Quase três semanas após o episódio que movimentou a política de Assis, a prefeita Telma Spera falou pela primeira vez sobre o despejo do vice-prefeito Alexandre Cachorrão de seu gabinete na Prefeitura. Em entrevista concedida nesta quinta-feira, dia 7 de maio, ela revelou o que considera o estopim da crise — e que vai além do posicionamento público de Cachorrão sobre o contrato da UPA.
Para a prefeita, tudo mudou quando o vice-prefeito anunciou sua pré-candidatura a deputado. “No caso do vice-prefeito, foi uma opção que ele fez. E para mim, estrategicamente, foi uma opção muito ruim para ele. Quando ele optou por ser candidato a deputado, mudou tudo. Por quê? Porque eu já sou algo. E aí o que acontece? Quando ele faz essa opção, eu tenho que blindar a prefeitura“, afirmou Telma.

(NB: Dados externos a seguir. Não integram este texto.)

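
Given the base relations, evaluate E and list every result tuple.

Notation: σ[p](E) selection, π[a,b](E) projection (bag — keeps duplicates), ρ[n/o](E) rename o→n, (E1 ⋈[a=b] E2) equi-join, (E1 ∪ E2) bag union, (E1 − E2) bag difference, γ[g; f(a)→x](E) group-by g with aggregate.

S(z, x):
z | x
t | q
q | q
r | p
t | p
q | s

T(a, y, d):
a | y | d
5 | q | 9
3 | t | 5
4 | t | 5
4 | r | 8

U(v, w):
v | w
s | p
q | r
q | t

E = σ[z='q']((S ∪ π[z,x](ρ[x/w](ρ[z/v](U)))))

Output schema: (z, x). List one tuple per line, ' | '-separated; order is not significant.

Row counts bottom-up:
  S → 5
  U → 3
  ρ[z/v](U) → 3
  ρ[x/w](ρ[z/v](U)) → 3
  π[z,x](ρ[x/w](ρ[z/v](U))) → 3
  (S ∪ π[z,x](ρ[x/w](ρ[z/v](U)))) → 8
  σ[z='q']((S ∪ π[z,x](ρ[x/w](ρ[z/v](U))))) → 4

== RESULT ==
z | x
q | q
q | r
q | s
q | t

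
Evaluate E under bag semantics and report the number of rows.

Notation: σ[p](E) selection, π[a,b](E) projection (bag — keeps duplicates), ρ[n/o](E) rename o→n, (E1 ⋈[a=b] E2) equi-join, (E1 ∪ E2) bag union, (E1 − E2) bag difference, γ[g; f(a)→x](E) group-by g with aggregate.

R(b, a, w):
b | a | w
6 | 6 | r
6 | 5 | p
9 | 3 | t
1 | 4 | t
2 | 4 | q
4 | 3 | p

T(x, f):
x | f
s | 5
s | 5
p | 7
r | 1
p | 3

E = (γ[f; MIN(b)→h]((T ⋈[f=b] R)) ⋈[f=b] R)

Row counts bottom-up:
  T → 5
  R → 6
  (T ⋈[f=b] R) → 1
  γ[f; MIN(b)→h]((T ⋈[f=b] R)) → 1
  R → 6
  (γ[f; MIN(b)→h]((T ⋈[f=b] R)) ⋈[f=b] R) → 1

|E| = 1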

A versão da prefeita, no entanto, bate de frente com o que Cachorrão havia dito na quarta-feira, dia 15 de abril, um dia após o rompimento público. Na época, o vice-prefeito afirmou que a pré-candidatura já havia sido comunicada previamente à prefeita e aos padrinhos políticos dela, o deputado federal Capitão Augusto e a deputada estadual Dani Alonso, ambos do PL. “Eu falei numa reunião que nós fizemos em Ourinhos, na casa dele, de que eu tinha pretensão de sair candidato. Não houve problema nenhum, isso foi tratado com naturalidade“, disse Cachorrão na época. Questionado se Telma teria se oposto à candidatura, ele foi direto: “Não, jamais.”
A prefeita também explicou o episódio que, segundo ela, motivou as medidas tomadas naquele dia 14 de abril. Alexandre Cachorrão havia solicitado que um funcionário da comunicação da Prefeitura o acompanhasse em suas atividades. Para Telma, o pedido era inadequado para um pré-candidato. “Ele é pré-candidato a deputado. Eu tenho que blindar a prefeitura. Alguém entrando dentro do Paço Municipal para pegar santinho, para conversar de política com uma secretária — só para isso — ganhando mais de R$ 6 mil bruto. O jurídico orientou que não pode. E não pode mesmo“, disse.
Sobre o secretário de Governo, Leandro Bergonso — um dos alvos das críticas de Cachorrão, Telma o defendeu e revelou que ele chegou a apoiar a pré-candidatura do vice-prefeito. “O secretário de governo, inclusive, estava abraçando a candidatura dele, apoiando, conversando”, afirmou a prefeita.
Telma negou ter “enxotado” o vice-prefeito e defendeu que o Paço Municipal é um espaço público, não político. “Eu ouvi que eu enxotei o vice-prefeito de dentro. Não. Dentro do Paço Municipal, nós tínhamos procuradores atendendo o povo suado no corredor, em pé. Não posso permitir que ali tenha um comitê político. Gabinete é do povo, tudo ali é do povo”, afirmou. Segundo ela, ninguém pressionou o vice-prefeito. “A opção foi dele. Ninguém foi lá falar de exoneração. Eu não falei nada.”

A prefeita também abordou sua própria posição política. Ela reconheceu que tem padrinhos políticos declarados, mas fez questão de separar o apoio pessoal da gestão pública. “Todos sabem, eu nunca escondi, que tenho pessoas que me apoiaram desde sempre e estão comigo. Mas não posso fazer com que esse apoio, fora da prefeitura, atrapalhe a vinda dos demais. A cidade é de todos. Eu não permito politicagem dentro da Prefeitura Municipal de Assis“, declarou.
O episódio do despejo ocorreu no dia 14 de abril, um dia após Cachorrão criticar publicamente a condução da gestão, especialmente em relação ao contrato emergencial da UPA Ruy Silva, firmado por mais de R$ 21 milhões e que é alvo de inquérito civil do Ministério Público. Na época, o vice-prefeito afirmou estar “inconformado e humilhado” com as medidas adotadas e declarou que, a partir dali, seu “gabinete seria nas ruas”.